The final screens were delivered as high-fidelity mockups in Figma with complete specifications for:

  • User tab: Admin panel with data table, create/edit user forms, status management, and export.
  • User Group tab: List view, 3-step creation wizard, manage/delete flows with safety modals.
  • Divisions tab: Create (batch), manage, DAC creation with associated entities, and export.
  • Module access reference: Full taxonomy of platform modules organized by category (Organization & User Management, Company Configuration, Supplier & Facility Management, Products & Purchase Order Management, Supply Chain & Product Mapping, Audit & Compliance, Data Collection, Analytics & Reporting).
Impact & Outcomes

Expected Outcomes

  • Reduced dependency on TT Support for routine access management tasks, freeing support bandwidth for complex issues.
  • Empowered brand admins with self-service capabilities for user group creation, permission management, and user lifecycle control.
  • Improved compliance posture through granular, auditable permission controls aligned with enterprise organizational hierarchies.
  • Streamlined user onboarding by replacing Excel-based bulk uploads with an intuitive in-platform creation flow.
  • Met enterprise client requirements (Tapestry, Lululemon) for internal compliance and IT alignment.
Key Learnings

1. Enterprise hierarchies demand flexible permission models.

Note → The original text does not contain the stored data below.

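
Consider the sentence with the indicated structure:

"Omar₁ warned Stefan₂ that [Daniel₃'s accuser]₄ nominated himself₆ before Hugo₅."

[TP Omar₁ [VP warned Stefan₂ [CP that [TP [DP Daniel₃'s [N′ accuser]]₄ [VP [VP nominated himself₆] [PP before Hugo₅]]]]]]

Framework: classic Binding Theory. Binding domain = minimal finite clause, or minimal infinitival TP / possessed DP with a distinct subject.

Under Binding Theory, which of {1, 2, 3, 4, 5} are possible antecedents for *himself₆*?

{4}

*himself* is an anaphor, so Principle A applies: it must be bound in its binding domain.
Binding domain of *himself₆*: the embedded TP, whose subject is [Daniel₃'s accuser]₄.
*Omar₁* c-commands the anaphor but is outside its binding domain → cannot satisfy Principle A.
*Stefan₂* c-commands the anaphor but is outside its binding domain → cannot satisfy Principle A.
*Daniel₃* does not c-command the anaphor → cannot bind it.
*[Daniel₃'s accuser]₄* c-commands the anaphor within its binding domain → licit binder.
*Hugo₅* does not c-command the anaphor → cannot bind it.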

The DAC structure (parent-child companies with delegated admin roles) required designing a permission system that could accommodate multi-layered organizational structures without becoming overly complex for end users.

2. Subscription-aware design prevents configuration errors. By tying available permissions to the brand’s module subscriptions, the design proactively prevents admins from creating user groups with permissions they don’t have access to—reducing support tickets and confusion.

3. Progressive disclosure through wizards reduces cognitive load. The 3-step wizard pattern for user group creation breaks a complex configuration task (name, permissions, users) into manageable steps, with clear progress indicators.

4. Safety patterns build trust in self-service tools. Warning modals for destructive actions and block modals for constraint violations give admins confidence to manage permissions independently, knowing the system will prevent harmful mistakes.

5. Export capabilities are essential for enterprise adoption. Enterprise clients require the ability to export user and permission data for auditing, compliance reporting, and integration with their own IT governance tools.